Puis dans l’une des plus brillantes transactions de l’histoire des Sénateurs, Yashin a été envoyé aux Islanders de New York en échange d’un géant défenseur du nom de Zdeno Chara et du premier choix au repêchage des Islanders (Jason Spezza). Les Sens, menés par le capitaine Daniel Alfredsson, allaient alors se classer parmi les meilleures équipes de la Ligue nationale de hockey (LNH) pendant une bonne dizaine d’années.

Mais c’est du passé. Les Sénateurs traversent aujourd’hui une mauvaise passe. Une autre. Et ils s’en sortiront. Encore une fois.

« C’est le propriétaire, le problème », affirment plusieurs. Ils ont raison, je crois. Eugene Melnyk donne effectivement l’impression d’un homme qui n’est plus capable de se permettre une équipe de la LNH. La vente de feu effectuée au cours des dernières semaines en témoigne.

Mais Melnyk vendra son équipe un jour. Il n’aura plus le choix. Et tout ira pour le mieux pour les Sens, n’ayez crainte chers amis partisans.

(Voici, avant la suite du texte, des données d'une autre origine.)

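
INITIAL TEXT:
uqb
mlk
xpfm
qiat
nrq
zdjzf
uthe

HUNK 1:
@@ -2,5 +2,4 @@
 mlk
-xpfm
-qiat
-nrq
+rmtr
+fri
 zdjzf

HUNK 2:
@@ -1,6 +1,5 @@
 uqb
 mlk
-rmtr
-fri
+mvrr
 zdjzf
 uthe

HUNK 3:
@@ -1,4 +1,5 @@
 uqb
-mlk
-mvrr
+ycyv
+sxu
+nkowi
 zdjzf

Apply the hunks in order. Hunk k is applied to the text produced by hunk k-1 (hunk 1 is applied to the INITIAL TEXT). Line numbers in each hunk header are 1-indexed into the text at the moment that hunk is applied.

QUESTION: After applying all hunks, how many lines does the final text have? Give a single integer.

Hunk 1: at line 2 remove [xpfm,qiat,nrq] add [rmtr,fri] -> 6 lines: uqb mlk rmtr fri zdjzf uthe
Hunk 2: at line 1 remove [rmtr,fri] add [mvrr] -> 5 lines: uqb mlk mvrr zdjzf uthe
Hunk 3: at line 1 remove [mlk,mvrr] add [ycyv,sxu,nkowi] -> 6 lines: uqb ycyv sxu nkowi zdjzf uthe
Final line count: 6

Answer: 6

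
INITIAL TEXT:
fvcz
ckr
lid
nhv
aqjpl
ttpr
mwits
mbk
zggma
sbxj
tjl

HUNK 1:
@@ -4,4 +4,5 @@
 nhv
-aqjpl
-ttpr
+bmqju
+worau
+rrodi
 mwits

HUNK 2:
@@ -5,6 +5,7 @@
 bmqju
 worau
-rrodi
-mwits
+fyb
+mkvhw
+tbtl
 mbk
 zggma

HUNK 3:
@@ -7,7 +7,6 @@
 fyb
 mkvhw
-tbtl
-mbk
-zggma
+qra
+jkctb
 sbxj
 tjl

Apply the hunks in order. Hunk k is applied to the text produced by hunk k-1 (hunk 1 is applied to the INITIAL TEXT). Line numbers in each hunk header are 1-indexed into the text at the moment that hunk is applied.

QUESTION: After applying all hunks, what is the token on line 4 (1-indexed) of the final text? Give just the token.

Hunk 1: at line 4 remove [aqjpl,ttpr] add [bmqju,worau,rrodi] -> 12 lines: fvcz ckr lid nhv bmqju worau rrodi mwits mbk zggma sbxj tjl
Hunk 2: at line 5 remove [rrodi,mwits] add [fyb,mkvhw,tbtl] -> 13 lines: fvcz ckr lid nhv bmqju worau fyb mkvhw tbtl mbk zggma sbxj tjl
Hunk 3: at line 7 remove [tbtl,mbk,zggma] add [qra,jkctb] -> 12 lines: fvcz ckr lid nhv bmqju worau fyb mkvhw qra jkctb sbxj tjl
Final line 4: nhv

Answer: nhv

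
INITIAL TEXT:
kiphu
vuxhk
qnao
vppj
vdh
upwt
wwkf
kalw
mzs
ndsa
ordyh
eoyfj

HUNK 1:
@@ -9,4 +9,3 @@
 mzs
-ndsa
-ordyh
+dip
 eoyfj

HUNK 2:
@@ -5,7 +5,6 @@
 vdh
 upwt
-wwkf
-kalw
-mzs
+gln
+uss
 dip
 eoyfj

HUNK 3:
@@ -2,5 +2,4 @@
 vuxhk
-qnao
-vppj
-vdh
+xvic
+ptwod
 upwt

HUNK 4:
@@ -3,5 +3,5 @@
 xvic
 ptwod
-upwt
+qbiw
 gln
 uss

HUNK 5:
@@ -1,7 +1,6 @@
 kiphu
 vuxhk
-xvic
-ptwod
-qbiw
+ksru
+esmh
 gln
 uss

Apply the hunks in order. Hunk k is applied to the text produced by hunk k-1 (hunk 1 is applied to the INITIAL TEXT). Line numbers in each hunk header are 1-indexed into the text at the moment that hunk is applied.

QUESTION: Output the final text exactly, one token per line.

Hunk 1: at line 9 remove [ndsa,ordyh] add [dip] -> 11 lines: kiphu vuxhk qnao vppj vdh upwt wwkf kalw mzs dip eoyfj
Hunk 2: at line 5 remove [wwkf,kalw,mzs] add [gln,uss] -> 10 lines: kiphu vuxhk qnao vppj vdh upwt gln uss dip eoyfj
Hunk 3: at line 2 remove [qnao,vppj,vdh] add [xvic,ptwod] -> 9 lines: kiphu vuxhk xvic ptwod upwt gln uss dip eoyfj
Hunk 4: at line 3 remove [upwt] add [qbiw] -> 9 lines: kiphu vuxhk xvic ptwod qbiw gln uss dip eoyfj
Hunk 5: at line 1 remove [xvic,ptwod,qbiw] add [ksru,esmh] -> 8 lines: kiphu vuxhk ksru esmh gln uss dip eoyfj

Answer: kiphu
vuxhk
ksru
esmh
gln
uss
dip
eoyfj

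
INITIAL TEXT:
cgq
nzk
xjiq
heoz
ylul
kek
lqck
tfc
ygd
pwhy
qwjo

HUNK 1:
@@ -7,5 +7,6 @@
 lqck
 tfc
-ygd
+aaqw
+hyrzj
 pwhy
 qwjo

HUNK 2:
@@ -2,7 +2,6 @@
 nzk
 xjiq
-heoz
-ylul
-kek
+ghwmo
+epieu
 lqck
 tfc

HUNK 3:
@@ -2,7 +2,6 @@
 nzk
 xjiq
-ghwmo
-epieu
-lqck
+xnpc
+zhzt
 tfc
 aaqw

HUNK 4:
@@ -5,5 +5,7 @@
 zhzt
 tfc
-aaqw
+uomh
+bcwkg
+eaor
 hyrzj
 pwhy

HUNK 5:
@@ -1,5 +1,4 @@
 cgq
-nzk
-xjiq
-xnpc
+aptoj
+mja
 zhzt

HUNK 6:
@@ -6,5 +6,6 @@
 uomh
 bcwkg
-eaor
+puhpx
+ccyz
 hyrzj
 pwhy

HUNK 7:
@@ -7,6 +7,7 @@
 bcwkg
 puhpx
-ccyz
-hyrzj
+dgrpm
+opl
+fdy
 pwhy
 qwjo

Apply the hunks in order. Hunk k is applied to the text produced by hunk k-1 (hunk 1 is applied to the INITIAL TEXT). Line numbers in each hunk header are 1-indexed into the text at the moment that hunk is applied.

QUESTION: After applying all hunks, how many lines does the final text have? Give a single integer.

Answer: 13

Derivation:
Hunk 1: at line 7 remove [ygd] add [aaqw,hyrzj] -> 12 lines: cgq nzk xjiq heoz ylul kek lqck tfc aaqw hyrzj pwhy qwjo
Hunk 2: at line 2 remove [heoz,ylul,kek] add [ghwmo,epieu] -> 11 lines: cgq nzk xjiq ghwmo epieu lqck tfc aaqw hyrzj pwhy qwjo
Hunk 3: at line 2 remove [ghwmo,epieu,lqck] add [xnpc,zhzt] -> 10 lines: cgq nzk xjiq xnpc zhzt tfc aaqw hyrzj pwhy qwjo
Hunk 4: at line 5 remove [aaqw] add [uomh,bcwkg,eaor] -> 12 lines: cgq nzk xjiq xnpc zhzt tfc uomh bcwkg eaor hyrzj pwhy qwjo
Hunk 5: at line 1 remove [nzk,xjiq,xnpc] add [aptoj,mja] -> 11 lines: cgq aptoj mja zhzt tfc uomh bcwkg eaor hyrzj pwhy qwjo
Hunk 6: at line 6 remove [eaor] add [puhpx,ccyz] -> 12 lines: cgq aptoj mja zhzt tfc uomh bcwkg puhpx ccyz hyrzj pwhy qwjo
Hunk 7: at line 7 remove [ccyz,hyrzj] add [dgrpm,opl,fdy] -> 13 lines: cgq aptoj mja zhzt tfc uomh bcwkg puhpx dgrpm opl fdy pwhy qwjo
Final line count: 13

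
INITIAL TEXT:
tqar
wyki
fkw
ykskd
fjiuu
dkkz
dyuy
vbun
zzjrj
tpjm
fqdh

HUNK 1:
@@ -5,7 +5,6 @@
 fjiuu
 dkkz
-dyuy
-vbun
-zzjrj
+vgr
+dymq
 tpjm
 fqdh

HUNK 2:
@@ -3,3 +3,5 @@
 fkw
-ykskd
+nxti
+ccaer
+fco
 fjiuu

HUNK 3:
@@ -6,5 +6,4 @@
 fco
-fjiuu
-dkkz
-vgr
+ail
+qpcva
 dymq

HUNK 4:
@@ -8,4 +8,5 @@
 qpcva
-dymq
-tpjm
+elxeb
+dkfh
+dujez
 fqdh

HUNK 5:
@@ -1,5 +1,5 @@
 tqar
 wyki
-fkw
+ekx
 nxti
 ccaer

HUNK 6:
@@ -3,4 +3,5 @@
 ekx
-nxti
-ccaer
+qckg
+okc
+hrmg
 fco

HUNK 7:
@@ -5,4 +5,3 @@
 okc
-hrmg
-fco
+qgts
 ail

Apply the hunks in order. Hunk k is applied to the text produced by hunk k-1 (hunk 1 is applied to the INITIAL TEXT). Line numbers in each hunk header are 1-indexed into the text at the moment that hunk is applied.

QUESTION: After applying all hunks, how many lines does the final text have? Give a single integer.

Answer: 12

Derivation:
Hunk 1: at line 5 remove [dyuy,vbun,zzjrj] add [vgr,dymq] -> 10 lines: tqar wyki fkw ykskd fjiuu dkkz vgr dymq tpjm fqdh
Hunk 2: at line 3 remove [ykskd] add [nxti,ccaer,fco] -> 12 lines: tqar wyki fkw nxti ccaer fco fjiuu dkkz vgr dymq tpjm fqdh
Hunk 3: at line 6 remove [fjiuu,dkkz,vgr] add [ail,qpcva] -> 11 lines: tqar wyki fkw nxti ccaer fco ail qpcva dymq tpjm fqdh
Hunk 4: at line 8 remove [dymq,tpjm] add [elxeb,dkfh,dujez] -> 12 lines: tqar wyki fkw nxti ccaer fco ail qpcva elxeb dkfh dujez fqdh
Hunk 5: at line 1 remove [fkw] add [ekx] -> 12 lines: tqar wyki ekx nxti ccaer fco ail qpcva elxeb dkfh dujez fqdh
Hunk 6: at line 3 remove [nxti,ccaer] add [qckg,okc,hrmg] -> 13 lines: tqar wyki ekx qckg okc hrmg fco ail qpcva elxeb dkfh dujez fqdh
Hunk 7: at line 5 remove [hrmg,fco] add [qgts] -> 12 lines: tqar wyki ekx qckg okc qgts ail qpcva elxeb dkfh dujez fqdh
Final line count: 12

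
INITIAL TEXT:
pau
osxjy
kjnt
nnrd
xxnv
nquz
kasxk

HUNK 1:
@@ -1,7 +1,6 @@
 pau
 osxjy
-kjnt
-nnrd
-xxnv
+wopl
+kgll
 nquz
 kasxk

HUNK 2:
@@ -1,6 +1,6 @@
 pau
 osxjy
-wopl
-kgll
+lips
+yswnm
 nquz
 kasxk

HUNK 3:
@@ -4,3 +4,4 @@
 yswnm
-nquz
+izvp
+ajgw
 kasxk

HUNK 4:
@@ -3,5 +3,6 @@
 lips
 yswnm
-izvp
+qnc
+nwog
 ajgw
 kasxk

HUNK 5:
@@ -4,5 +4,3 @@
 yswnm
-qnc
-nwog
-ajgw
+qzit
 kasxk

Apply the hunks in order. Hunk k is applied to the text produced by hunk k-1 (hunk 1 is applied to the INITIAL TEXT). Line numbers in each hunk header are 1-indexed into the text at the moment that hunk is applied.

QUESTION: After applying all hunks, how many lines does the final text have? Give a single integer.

Hunk 1: at line 1 remove [kjnt,nnrd,xxnv] add [wopl,kgll] -> 6 lines: pau osxjy wopl kgll nquz kasxk
Hunk 2: at line 1 remove [wopl,kgll] add [lips,yswnm] -> 6 lines: pau osxjy lips yswnm nquz kasxk
Hunk 3: at line 4 remove [nquz] add [izvp,ajgw] -> 7 lines: pau osxjy lips yswnm izvp ajgw kasxk
Hunk 4: at line 3 remove [izvp] add [qnc,nwog] -> 8 lines: pau osxjy lips yswnm qnc nwog ajgw kasxk
Hunk 5: at line 4 remove [qnc,nwog,ajgw] add [qzit] -> 6 lines: pau osxjy lips yswnm qzit kasxk
Final line count: 6

Answer: 6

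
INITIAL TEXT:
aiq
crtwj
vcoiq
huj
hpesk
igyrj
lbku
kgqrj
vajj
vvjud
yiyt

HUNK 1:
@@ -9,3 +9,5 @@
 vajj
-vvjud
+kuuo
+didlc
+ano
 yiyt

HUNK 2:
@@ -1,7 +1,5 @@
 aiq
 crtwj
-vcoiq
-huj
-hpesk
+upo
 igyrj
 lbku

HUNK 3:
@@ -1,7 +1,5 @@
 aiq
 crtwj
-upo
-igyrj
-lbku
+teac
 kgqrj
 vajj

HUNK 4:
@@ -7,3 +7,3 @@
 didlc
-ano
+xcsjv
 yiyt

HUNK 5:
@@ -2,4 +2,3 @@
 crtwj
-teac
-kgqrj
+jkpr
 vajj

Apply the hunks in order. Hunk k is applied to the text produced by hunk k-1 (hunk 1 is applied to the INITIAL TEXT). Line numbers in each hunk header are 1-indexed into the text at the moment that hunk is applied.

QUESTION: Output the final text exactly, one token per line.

Hunk 1: at line 9 remove [vvjud] add [kuuo,didlc,ano] -> 13 lines: aiq crtwj vcoiq huj hpesk igyrj lbku kgqrj vajj kuuo didlc ano yiyt
Hunk 2: at line 1 remove [vcoiq,huj,hpesk] add [upo] -> 11 lines: aiq crtwj upo igyrj lbku kgqrj vajj kuuo didlc ano yiyt
Hunk 3: at line 1 remove [upo,igyrj,lbku] add [teac] -> 9 lines: aiq crtwj teac kgqrj vajj kuuo didlc ano yiyt
Hunk 4: at line 7 remove [ano] add [xcsjv] -> 9 lines: aiq crtwj teac kgqrj vajj kuuo didlc xcsjv yiyt
Hunk 5: at line 2 remove [teac,kgqrj] add [jkpr] -> 8 lines: aiq crtwj jkpr vajj kuuo didlc xcsjv yiyt

Answer: aiq
crtwj
jkpr
vajj
kuuo
didlc
xcsjv
yiyt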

Rappelez-vous l’hiver 2003, il y a 16 ans. L’équipe croulait sous les dettes et elle était à un cheveu de la faillite. Certains partisans étaient si convaincus qu’elle allait être déménagée dans une ville américaine qu’ils lui tournaient le dos. Comme d’autres le font aujourd’hui.

Tenez, voici des extraits d’un texte du Devoir publié le 3 janvier 2003 :

« Le propriétaire [des Sénateurs] Rod Bryden n’a pas versé les chèques de paye aux joueurs, mais leur a plutôt donné une lettre leur promettant de les payer d’ici une semaine. […] La nouvelle voulant que les joueurs n’ont pas été payés a été mal accueillie par les amateurs et les médias. La nouvelle a d’ailleurs fait la une de tous les journaux. »

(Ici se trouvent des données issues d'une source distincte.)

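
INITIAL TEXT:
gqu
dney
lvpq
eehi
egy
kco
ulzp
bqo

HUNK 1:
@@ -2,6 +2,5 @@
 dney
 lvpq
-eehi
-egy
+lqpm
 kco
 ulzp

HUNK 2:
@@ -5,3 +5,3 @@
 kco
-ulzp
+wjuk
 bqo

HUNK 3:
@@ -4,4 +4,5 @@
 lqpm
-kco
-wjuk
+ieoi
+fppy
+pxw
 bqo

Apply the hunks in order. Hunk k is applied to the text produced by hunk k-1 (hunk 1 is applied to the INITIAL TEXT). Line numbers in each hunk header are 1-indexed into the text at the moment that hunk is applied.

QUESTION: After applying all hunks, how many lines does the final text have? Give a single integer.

Answer: 8

Derivation:
Hunk 1: at line 2 remove [eehi,egy] add [lqpm] -> 7 lines: gqu dney lvpq lqpm kco ulzp bqo
Hunk 2: at line 5 remove [ulzp] add [wjuk] -> 7 lines: gqu dney lvpq lqpm kco wjuk bqo
Hunk 3: at line 4 remove [kco,wjuk] add [ieoi,fppy,pxw] -> 8 lines: gqu dney lvpq lqpm ieoi fppy pxw bqo
Final line count: 8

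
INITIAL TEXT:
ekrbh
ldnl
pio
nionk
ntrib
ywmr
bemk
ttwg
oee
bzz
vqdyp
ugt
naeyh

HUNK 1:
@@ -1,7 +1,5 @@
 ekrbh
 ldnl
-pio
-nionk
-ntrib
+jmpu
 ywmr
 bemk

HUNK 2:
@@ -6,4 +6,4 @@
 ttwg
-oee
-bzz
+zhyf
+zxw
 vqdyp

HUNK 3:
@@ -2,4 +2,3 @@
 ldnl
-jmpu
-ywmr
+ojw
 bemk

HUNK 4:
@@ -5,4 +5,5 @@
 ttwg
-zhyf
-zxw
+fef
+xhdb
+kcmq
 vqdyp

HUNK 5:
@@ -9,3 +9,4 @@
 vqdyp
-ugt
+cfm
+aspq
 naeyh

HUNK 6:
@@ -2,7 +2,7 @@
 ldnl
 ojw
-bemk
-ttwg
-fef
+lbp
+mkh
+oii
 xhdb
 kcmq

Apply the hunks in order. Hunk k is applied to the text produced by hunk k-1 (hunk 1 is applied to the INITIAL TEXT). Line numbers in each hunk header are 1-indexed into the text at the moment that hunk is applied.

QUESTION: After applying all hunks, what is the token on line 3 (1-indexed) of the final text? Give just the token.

Answer: ojw

Derivation:
Hunk 1: at line 1 remove [pio,nionk,ntrib] add [jmpu] -> 11 lines: ekrbh ldnl jmpu ywmr bemk ttwg oee bzz vqdyp ugt naeyh
Hunk 2: at line 6 remove [oee,bzz] add [zhyf,zxw] -> 11 lines: ekrbh ldnl jmpu ywmr bemk ttwg zhyf zxw vqdyp ugt naeyh
Hunk 3: at line 2 remove [jmpu,ywmr] add [ojw] -> 10 lines: ekrbh ldnl ojw bemk ttwg zhyf zxw vqdyp ugt naeyh
Hunk 4: at line 5 remove [zhyf,zxw] add [fef,xhdb,kcmq] -> 11 lines: ekrbh ldnl ojw bemk ttwg fef xhdb kcmq vqdyp ugt naeyh
Hunk 5: at line 9 remove [ugt] add [cfm,aspq] -> 12 lines: ekrbh ldnl ojw bemk ttwg fef xhdb kcmq vqdyp cfm aspq naeyh
Hunk 6: at line 2 remove [bemk,ttwg,fef] add [lbp,mkh,oii] -> 12 lines: ekrbh ldnl ojw lbp mkh oii xhdb kcmq vqdyp cfm aspq naeyh
Final line 3: ojw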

Et vous pensez que les choses vont mal aujourd’hui !? On ne pouvait même plus payer les joueurs, bordel ! Le Devoir ajoutait :

« Plusieurs craignent que Bryden n’aura d’autre choix que de vendre l’équipe et la déménager. […] On dit qu’ils ont des dettes de 375 millions $, dettes accumulées au cours des dix premières années d’existence de l’équipe. »

Ce texte a été publié le 3 janvier 2003. Un mois plus tard, on apprenait qu’un milliardaire de Toronto du nom de Eugene Melnyk, alors président fondateur et actionnaire majoritaire de la compagnie pharmaceutique Biovail Corporation, était intéressé à acheter les Sénateurs et le Centre Corel (aujourd’hui le Centre Canadian Tire) et maintenir l’équipe à Ottawa.

Melnyk allait devenir le « sauveur ». Fin de la mauvaise passe. Jusqu’à aujourd’hui…

Y aura-t-il un autre « sauveur » cette fois-ci ? Oui. Sûrement. Une rumeur veut que Power Corporation – communément appelé « les Desmarais » – serait parmi des investisseurs qui lorgnent les Sénateurs depuis un certain temps. Non pas pour déménager l’équipe à Québec dans le Centre Vidéotron de Pierre Karl Péladeau. (Imaginez !) Mais bien pour la maintenir à Ottawa. Y a-t-il du vrai dans cette rumeur ? Seul le temps le dira.

Chose certaine, la mauvaise passe passera. Parole d’ambassadeur.